In return, insurers are only too happy to stroke the hand that feeds them. After Healthcare.gov’s disastrous opening last year, insurers waived enrollment deadlines; and one of them, UnitedHealth Group, actually lent the Obama administration a hand in fixing the website. (After all, if people couldn’t sign up for coverage, UnitedHealth wasn’t going to get new subsidized customers.) Insurers have assisted the administration in defending the ACA in court. Today, insurers and government agencies are both urging consumers to sign up for exchange coverage during the enrollment period, and the industry is supplying experts to help run ObamaCare — and, not coincidentally, steer more goodies its way. “Eight months after the unit of UnitedHealth Group, called Optum, helped repair HealthCare.gov, the administration hired a top Optum executive, Andrew M. Slavitt, as the No. 2 official at the Centers for Medicare and Medicaid Services,” penned Pear. “The administration waived conflict-of-interest rules so Mr. Slavitt could participate in decisions affecting UnitedHealth and Optum.” One begins to suspect that Obama’s earlier pose as the white knight slaying the dragon of Big Insurance for the benefit of the peasants was just that: a fairy tale playing on “the stupidity of the American voter,” in the now-infamous words of ObamaCare architect Jonathan Gruber.

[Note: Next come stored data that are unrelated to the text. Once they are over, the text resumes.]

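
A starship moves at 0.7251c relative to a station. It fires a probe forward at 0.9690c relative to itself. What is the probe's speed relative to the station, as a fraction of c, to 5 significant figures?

Relativistic velocity addition: u = (u' + v)/(1 + u'v/c²)
= (0.9690 + 0.7251)/(1 + 0.9690×0.7251) = 1.6941/1.702622 = 0.99499

u ≈ 0.99499c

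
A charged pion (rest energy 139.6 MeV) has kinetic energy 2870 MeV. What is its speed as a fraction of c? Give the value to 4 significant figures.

β ≈ 0.9989

γ = 1 + K/(m₀c²) = 1 + 2870/139.6 = 21.5587
β = √(1 − 1/γ²) = 0.9989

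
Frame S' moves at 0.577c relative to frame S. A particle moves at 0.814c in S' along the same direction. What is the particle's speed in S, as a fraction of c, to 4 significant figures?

Relativistic velocity addition: u = (u' + v)/(1 + u'v/c²)
= (0.814 + 0.577)/(1 + 0.814×0.577) = 1.391/1.46968 = 0.9465

u ≈ 0.9465c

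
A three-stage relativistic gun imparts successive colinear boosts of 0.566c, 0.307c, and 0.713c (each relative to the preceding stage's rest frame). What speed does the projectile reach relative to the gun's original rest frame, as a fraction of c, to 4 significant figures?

Compose boost 2: (0.307 + 0.566)/(1 + 0.307×0.566) = 0.8730/1.17376 = 0.743762
Compose boost 3: (0.713 + 0.743762)/(1 + 0.713×0.743762) = 1.45676/1.53030 = 0.9519

u ≈ 0.9519c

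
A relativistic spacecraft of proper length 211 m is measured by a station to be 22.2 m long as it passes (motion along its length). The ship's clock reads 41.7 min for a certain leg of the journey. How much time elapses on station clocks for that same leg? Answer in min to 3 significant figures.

Δt ≈ 396 min

Length contraction ⇒ γ = L₀/L = 211/22.2 = 9.5045
Time dilation: Δt = γτ₀ = 9.5045 × 41.7 min = 396 min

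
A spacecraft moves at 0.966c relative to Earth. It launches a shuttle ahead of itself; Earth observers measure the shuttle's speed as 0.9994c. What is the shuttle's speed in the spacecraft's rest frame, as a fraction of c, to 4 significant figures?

Inverse velocity addition: u' = (u − v)/(1 − uv/c²)
= (0.9994 − 0.966)/(1 − 0.9994×0.966) = 0.03340/0.0345796 = 0.9659

u' ≈ 0.9659c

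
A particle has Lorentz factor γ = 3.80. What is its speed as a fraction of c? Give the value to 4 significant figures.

β ≈ 0.9648

β = √(1 − 1/γ²) = √(1 − 1/3.80²) = √(0.930748) = 0.9648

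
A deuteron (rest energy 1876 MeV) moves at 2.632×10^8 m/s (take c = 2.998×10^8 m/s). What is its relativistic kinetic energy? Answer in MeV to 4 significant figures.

K ≈ 2042 MeV

β = v/c = 2.632×10^8 / 2.998×10^8 = 0.877919
γ = 1/√(1 − 0.877919²) = 2.08851
K = (γ − 1)m₀c² = (2.08851 − 1) × 1876 MeV = 1.08851 × 1876 MeV = 2042 MeV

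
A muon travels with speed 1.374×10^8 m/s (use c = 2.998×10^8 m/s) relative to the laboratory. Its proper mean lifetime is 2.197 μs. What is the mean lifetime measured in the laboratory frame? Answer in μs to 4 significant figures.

β = v/c = 1.374×10^8 / 2.998×10^8 = 0.458306
γ = 1/√(1 − 0.458306²) = 1.12512
Time dilation: Δt = γτ₀ = 1.12512 × 2.197 μs = 2.472 μs

Δt ≈ 2.472 μs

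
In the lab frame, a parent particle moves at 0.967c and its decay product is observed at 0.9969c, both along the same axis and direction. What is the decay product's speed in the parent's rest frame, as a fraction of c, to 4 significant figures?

Inverse velocity addition: u' = (u − v)/(1 − uv/c²)
= (0.9969 − 0.967)/(1 − 0.9969×0.967) = 0.02990/0.0359977 = 0.8306

u' ≈ 0.8306c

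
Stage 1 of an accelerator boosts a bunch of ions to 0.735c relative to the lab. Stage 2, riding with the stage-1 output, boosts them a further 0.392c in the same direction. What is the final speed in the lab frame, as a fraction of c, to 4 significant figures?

u ≈ 0.8749c

Compose boost 2: (0.392 + 0.735)/(1 + 0.392×0.735) = 1.127/1.28812 = 0.8749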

With insurers reaping handsome rewards from the ACA and assisting the administration in managing its tangled web of taxes, mandates, and regulations, they “may soon be on a collision course with the Republican majority in the new Congress,” Pear suggested. The GOP, whether out of partisanship or on principle, has been unalterably opposed to ObamaCare from the outset, and congressional leaders have vowed to repeal it. But, wrote Pear, insurers “have built their business plans around the law and will strenuously resist Republican efforts to dismantle it,” even — perhaps especially — piecemeal efforts such as repealing the individual mandate or the risk corridors, since, as Rubin pointed out, “the massive transfer of wealth only works when billions in taxpayer money gets [sic] shifted to mega-corporations.”

“Will health insurers resist [ACA repeal], focused on consolidating their Obamacare gains, or will they accept the need for real reform?” asked Forbes contributor John Graham. Although Graham believes “there is hope,” he also notes that “Obamacare is motivating health insurers to consider other harmful policies,” including “endorsing price or profit controls on research-based pharmaceutical firms.” Such are the corrosive effects of all public-private partnerships: The private slowly but surely becomes the public, seeking to profit not by satisfying consumers but by employing the power of the state.

“It is both good politics and good policy to end this incestuous relationship,” Rubin advised the incoming Congress. True, but it is also “good politics” for some people to stay on the good side of Big Insurance, which contributes heavily to both Democrats and Republicans. Will the GOP side with taxpayers or with mammon? Only time will tell.